Another question is: how would you feel if I defined a following predicate and then abused the standard find_if algorithm to increment all the values up to the first value >= 3:
bool inc_if_less_than_3(int& a)
{
return a++ < 3;
}
(GCC doesn't stop me, but I couldn't tell if there's some undefined behaviour involved pedantically speaking.)
1) The container belongs to the user. Since allowing modification through the predicate in no way harms the algorithm, it should be up to the caller to decide how they use it.
2) This is hideous!!! Better implement find_if like this, to avoid this nightmare (best thing to do, since, apparently, you can't choose whether the iterator is const or not):
template <class Iter, class Pred>
Iter my_find_if(Iter first, Iter last, Pred fun)
{
while (first != last
&& !fun( const_cast<const typename std::iterator_traits<Iter>::value_type &>(*first)))
++first;
return first;
}
Although I think your design is a little confusing (as others have pointed iterators allow changes in the container, so I don't see your function really as const), there's a way to get an iterator out of a const_iterator.

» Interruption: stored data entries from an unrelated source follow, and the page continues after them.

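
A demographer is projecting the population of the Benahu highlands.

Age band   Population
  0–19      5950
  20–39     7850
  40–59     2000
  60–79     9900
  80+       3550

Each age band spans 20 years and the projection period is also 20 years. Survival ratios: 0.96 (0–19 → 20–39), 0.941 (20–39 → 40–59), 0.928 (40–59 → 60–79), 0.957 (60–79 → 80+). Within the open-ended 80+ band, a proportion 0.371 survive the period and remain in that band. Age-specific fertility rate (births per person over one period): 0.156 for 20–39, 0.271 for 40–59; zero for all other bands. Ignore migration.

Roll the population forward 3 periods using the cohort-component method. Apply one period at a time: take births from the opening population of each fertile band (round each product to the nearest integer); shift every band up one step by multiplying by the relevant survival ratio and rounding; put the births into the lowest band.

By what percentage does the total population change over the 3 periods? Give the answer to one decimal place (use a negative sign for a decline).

-32.4

(Groups numbered youngest = 1 to oldest = 5.)
After projecting period 1:
Births: 7850 × 0.156 = 1225  |  2000 × 0.271 = 542 — total 1767
Group 2: 5950 × 0.96 = 5712
Group 3: 7850 × 0.941 = 7387
Group 4: 2000 × 0.928 = 1856
Group 5: 9900 × 0.957 + 3550 × 0.371 = 9474 + 1317 = 10791
Population now: 0–19=1767, 20–39=5712, 40–59=7387, 60–79=1856, 80+=10791
After projecting period 2:
Births: 5712 × 0.156 = 891  |  7387 × 0.271 = 2002 — total 2893
Group 2: 1767 × 0.96 = 1696
Group 3: 5712 × 0.941 = 5375
Group 4: 7387 × 0.928 = 6855
Group 5: 1856 × 0.957 + 10791 × 0.371 = 1776 + 4003 = 5779
Population now: 0–19=2893, 20–39=1696, 40–59=5375, 60–79=6855, 80+=5779
After projecting period 3:
Births: 1696 × 0.156 = 265  |  5375 × 0.271 = 1457 — total 1722
Group 2: 2893 × 0.96 = 2777
Group 3: 1696 × 0.941 = 1596
Group 4: 5375 × 0.928 = 4988
Group 5: 6855 × 0.957 + 5779 × 0.371 = 6560 + 2144 = 8704
Population now: 0–19=1722, 20–39=2777, 40–59=1596, 60–79=4988, 80+=8704
Total: 29250 → 19787; change = -9463; percentage change = -32.4%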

The efficiency depends on the kind of iterators.
#include <list>
int main()
{
typedef std::list<int> IntList;
typedef IntList::iterator Iter;
typedef IntList::const_iterator ConstIter;
IntList theList;
ConstIter cit = function_returning_const_iter(theList);
//Make non-const iter point to the same as the const iter.
Iter it(theList.begin());
std::advance(it, std::distance<ConstIter>(it, cit));
return 0;
}
Rather than trying to guarantee that the list won't be changed using the const keyword, it is better in this case to guarantee it using a postcondition. In other words, tell the user via comments that the list won't be changed.
Even better would be using a template that could be instantiated for iterators or const_iterators:
template <typename II> // II models InputIterator
II find(II first, int identifier) {
// do stuff
return iterator;
}
Of course, if you're going to go to that much trouble, you might as well expose the iterators of MyList to the user and use std::find.

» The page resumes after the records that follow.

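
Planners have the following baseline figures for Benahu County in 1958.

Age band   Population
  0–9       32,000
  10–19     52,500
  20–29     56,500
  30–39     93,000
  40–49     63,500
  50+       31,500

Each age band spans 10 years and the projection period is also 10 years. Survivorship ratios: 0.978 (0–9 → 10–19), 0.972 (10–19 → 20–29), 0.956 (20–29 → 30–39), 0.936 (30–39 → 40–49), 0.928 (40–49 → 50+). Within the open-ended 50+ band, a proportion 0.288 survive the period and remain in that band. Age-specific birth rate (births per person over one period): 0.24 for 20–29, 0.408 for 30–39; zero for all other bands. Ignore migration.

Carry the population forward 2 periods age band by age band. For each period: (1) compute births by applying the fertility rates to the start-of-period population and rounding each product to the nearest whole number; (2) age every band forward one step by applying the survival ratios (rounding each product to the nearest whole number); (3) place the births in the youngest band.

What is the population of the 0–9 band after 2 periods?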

If you're changing the data directed by the iterator, you're changing the list.
The idea that I'm trying to express here, of course, is that the passed in list cannot/willnot be changed, but once I make the list reference const I then have to use 'cons_iterator's which then prevent me from doing anything with the result.
What is "dong anything"? Modifying the data? That's changing the list, which is contradictory to your original intentions. If a list is const, it (and "it" includes its data) is constant.
If your function were to return a non-const iterator, it would create a way of modifying the list, hence the list wouldn't be const.
You are thinking about your design in the wrong way. Don't use const arguments to indicate what the function does - use them to describe the argument. In this case, it doesn't matter that find() doesn't change the list. What matters is that find() is intended to be used with modifiable lists.
If you want your find() function to return a non-const iterator, then it enables the caller to modify the container. It would be wrong for it to accept a const container, because that would provide the caller with a hidden way of removing the const-ness of the container.
Consider:
// Your function
MyList::iterator find(const MyList& list, int identifier);
// Caller has a const list.
const MyList list = ...
// but your function lets them modify it.
*( find(list,3) ) = 5;
So, your function should take a non-const argument:
MyList::iterator find(MyList& list, int identifier);
Now, when the caller tries to use your function to modify her const list, she'll get a compilation error. That's a much better outcome.
If you're going to return a non-const accessor to the container, make the function non-const as well. You're admitting the possibility of the container being changed by a side effect.
This is a good reason the standard algorithms take iterators rather than containers, so they can avoid this problem.